Furthermore, the wireless handset replacement market is becoming a core sales driver for many OEMs and service providers as adoption rates rise above 100 percent in some regions. In Western countries, for example, the pool of new handset subscribers is getting smaller, forcing service providers to find ways of retaining old customers. The easiest way to do this is to offer higher-end smartphones. This trend is also spreading to emerging markets, regions where wireless communication is still relatively new and there is a growing middle class able to afford smartphones.
It's evident in recent sales figures that smartphones will continue to outgrow feature phones. Apple's iPhone 4S, for instance, has reportedly sold out at most retail outlets in the US. The company sold more than 4 million devices in the first few days after it was introduced, according to reports, putting pressure on the supply chain. In fact, Apple has reportedly told iPhone 4S buyers they must pre-order at retailers.

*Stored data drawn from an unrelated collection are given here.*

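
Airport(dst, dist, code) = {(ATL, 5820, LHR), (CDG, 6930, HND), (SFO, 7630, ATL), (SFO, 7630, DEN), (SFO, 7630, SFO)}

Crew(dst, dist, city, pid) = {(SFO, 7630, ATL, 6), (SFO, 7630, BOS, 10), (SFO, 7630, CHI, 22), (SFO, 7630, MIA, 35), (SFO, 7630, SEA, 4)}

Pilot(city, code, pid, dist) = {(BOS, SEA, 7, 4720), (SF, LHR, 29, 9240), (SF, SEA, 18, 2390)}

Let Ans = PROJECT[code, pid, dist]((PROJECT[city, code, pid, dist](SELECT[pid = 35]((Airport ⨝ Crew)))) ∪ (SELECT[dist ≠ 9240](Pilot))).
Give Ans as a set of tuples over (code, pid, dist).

{(ATL, 35, 7630), (DEN, 35, 7630), (SEA, 18, 2390), (SEA, 7, 4720), (SFO, 35, 7630)}

Natural join on dst, dist: {(SFO, 7630, ATL, ATL, 6), (SFO, 7630, ATL, BOS, 10), (SFO, 7630, ATL, CHI, 22), (SFO, 7630, ATL, MIA, 35), (SFO, 7630, ATL, SEA, 4), (SFO, 7630, DEN, ATL, 6), (SFO, 7630, DEN, BOS, 10), (SFO, 7630, DEN, CHI, 22), (SFO, 7630, DEN, MIA, 35), (SFO, 7630, DEN, SEA, 4), (SFO, 7630, SFO, ATL, 6), (SFO, 7630, SFO, BOS, 10), (SFO, 7630, SFO, CHI, 22), (SFO, 7630, SFO, MIA, 35), (SFO, 7630, SFO, SEA, 4)}
Filtering on pid = 35 leaves {(SFO, 7630, ATL, MIA, 35), (SFO, 7630, DEN, MIA, 35), (SFO, 7630, SFO, MIA, 35)}.
Projecting to city, code, pid, dist: {(MIA, ATL, 35, 7630), (MIA, DEN, 35, 7630), (MIA, SFO, 35, 7630)}
Filtering on dist ≠ 9240 leaves {(BOS, SEA, 7, 4720), (SF, SEA, 18, 2390)}.
Taking the union: {(BOS, SEA, 7, 4720), (MIA, ATL, 35, 7630), (MIA, DEN, 35, 7630), (MIA, SFO, 35, 7630), (SF, SEA, 18, 2390)}
Projecting to code, pid, dist: {(ATL, 35, 7630), (DEN, 35, 7630), (SEA, 18, 2390), (SEA, 7, 4720), (SFO, 35, 7630)}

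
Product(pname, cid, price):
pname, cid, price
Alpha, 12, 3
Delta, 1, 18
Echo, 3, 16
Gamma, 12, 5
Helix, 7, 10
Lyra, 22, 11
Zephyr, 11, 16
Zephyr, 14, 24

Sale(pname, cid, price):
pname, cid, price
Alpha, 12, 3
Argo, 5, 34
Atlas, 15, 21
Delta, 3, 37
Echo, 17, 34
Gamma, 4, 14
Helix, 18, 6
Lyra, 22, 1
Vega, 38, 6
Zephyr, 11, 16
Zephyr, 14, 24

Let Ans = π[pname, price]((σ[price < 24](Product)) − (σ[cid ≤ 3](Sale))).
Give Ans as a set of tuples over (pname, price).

{(Alpha, 3), (Delta, 18), (Echo, 16), (Gamma, 5), (Helix, 10), (Lyra, 11), (Zephyr, 16)}

σ[price < 24]: keep tuples satisfying price < 24 → {(Alpha, 12, 3), (Delta, 1, 18), (Echo, 3, 16), (Gamma, 12, 5), (Helix, 7, 10), (Lyra, 22, 11), (Zephyr, 11, 16)}
σ[cid ≤ 3]: keep tuples satisfying cid ≤ 3 → {(Delta, 3, 37)}
Difference: {(Alpha, 12, 3), (Delta, 1, 18), (Echo, 3, 16), (Gamma, 12, 5), (Helix, 7, 10), (Lyra, 22, 11), (Zephyr, 11, 16)} with {(Delta, 3, 37)} → {(Alpha, 12, 3), (Delta, 1, 18), (Echo, 3, 16), (Gamma, 12, 5), (Helix, 7, 10), (Lyra, 22, 11), (Zephyr, 11, 16)}
π_{pname, price} gives {(Alpha, 3), (Delta, 18), (Echo, 16), (Gamma, 5), (Helix, 10), (Lyra, 11), (Zephyr, 16)}.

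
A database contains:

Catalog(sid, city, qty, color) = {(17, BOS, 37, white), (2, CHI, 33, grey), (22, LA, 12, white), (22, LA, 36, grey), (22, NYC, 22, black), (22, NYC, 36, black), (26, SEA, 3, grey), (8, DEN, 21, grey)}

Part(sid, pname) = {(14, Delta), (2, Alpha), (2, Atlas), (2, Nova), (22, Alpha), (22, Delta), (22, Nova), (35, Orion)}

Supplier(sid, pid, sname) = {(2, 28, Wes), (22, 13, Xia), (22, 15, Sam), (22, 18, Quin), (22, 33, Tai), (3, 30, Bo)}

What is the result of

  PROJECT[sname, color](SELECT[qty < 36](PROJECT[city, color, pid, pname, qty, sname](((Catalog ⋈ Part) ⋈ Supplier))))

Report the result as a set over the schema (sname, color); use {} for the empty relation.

{(Quin, black), (Quin, white), (Sam, black), (Sam, white), (Tai, black), (Tai, white), (Wes, grey), (Xia, black), (Xia, white)}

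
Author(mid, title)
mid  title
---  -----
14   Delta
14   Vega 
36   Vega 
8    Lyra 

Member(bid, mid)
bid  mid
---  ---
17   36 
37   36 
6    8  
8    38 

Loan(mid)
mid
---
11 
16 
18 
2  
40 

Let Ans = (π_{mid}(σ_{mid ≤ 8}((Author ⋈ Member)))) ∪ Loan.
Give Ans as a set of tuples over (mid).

{11, 16, 18, 2, 40, 8}

Natural join on mid: {(36, Vega, 17), (36, Vega, 37), (8, Lyra, 6)}
Apply σ_{mid ≤ 8}; surviving tuples: {(8, Lyra, 6)}
Projecting to mid: {8}
Taking the union: {11, 16, 18, 2, 40, 8}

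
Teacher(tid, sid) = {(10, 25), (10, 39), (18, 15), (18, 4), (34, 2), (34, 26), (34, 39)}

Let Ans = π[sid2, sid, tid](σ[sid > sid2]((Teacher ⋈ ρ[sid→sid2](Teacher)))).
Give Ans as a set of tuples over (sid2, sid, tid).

ρ[sid→sid2]: schema becomes (tid, sid2); tuples unchanged.
Teacher ⋈ ρ[sid→sid2](Teacher) (natural join on tid): {(10, 25, 25), (10, 25, 39), (10, 39, 25), (10, 39, 39), (18, 15, 15), (18, 15, 4), (18, 4, 15), (18, 4, 4), (34, 2, 2), (34, 2, 26), (34, 2, 39), (34, 26, 2), (34, 26, 26), (34, 26, 39), (34, 39, 2), (34, 39, 26), (34, 39, 39)}
σ[sid > sid2]: keep tuples satisfying sid > sid2 → {(10, 39, 25), (18, 15, 4), (34, 26, 2), (34, 39, 2), (34, 39, 26)}
Projecting to sid2, sid, tid: {(2, 26, 34), (2, 39, 34), (25, 39, 10), (26, 39, 34), (4, 15, 18)}

{(2, 26, 34), (2, 39, 34), (25, 39, 10), (26, 39, 34), (4, 15, 18)}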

If Sony-Ericsson is turning its supply chain to focus solely on smartphones, will other vendors follow, and does this mean Apple won't introduce a cheaper version of the iPhone? The second question is easier to answer. It's not advisable right now for Apple to debut a stripped-down version of its iPhone, and I doubt the company will do this anyway, despite some speculations it was planning such a move. What would be the justification for this at a time it cannot stock enough iPhones to satisfy current demand? With fears of other vendors cannibalizing its market receding, at least temporarily, Apple may want to keep its higher-margin offerings on the shelf for a lot longer.
Will other manufacturers ditch feature phones? Undoubtedly. The efforts that go into making the products and distributing and marketing them may not be worth the meager profits companies get from feature phones. Some OEMs will abandon the low-margin end to smaller players, although not all of the top five wireless handset makers will exit the feature phone market. Companies like Nokia, for instance, will probably remain players in the sector, pulling in customers and retaining supply contracts with telecom service providers.
It may be safe, though, to conclude that as smartphone penetration increases, feature phones will likely stay on shelves a lot longer and decrease as a percentage of total handset sales.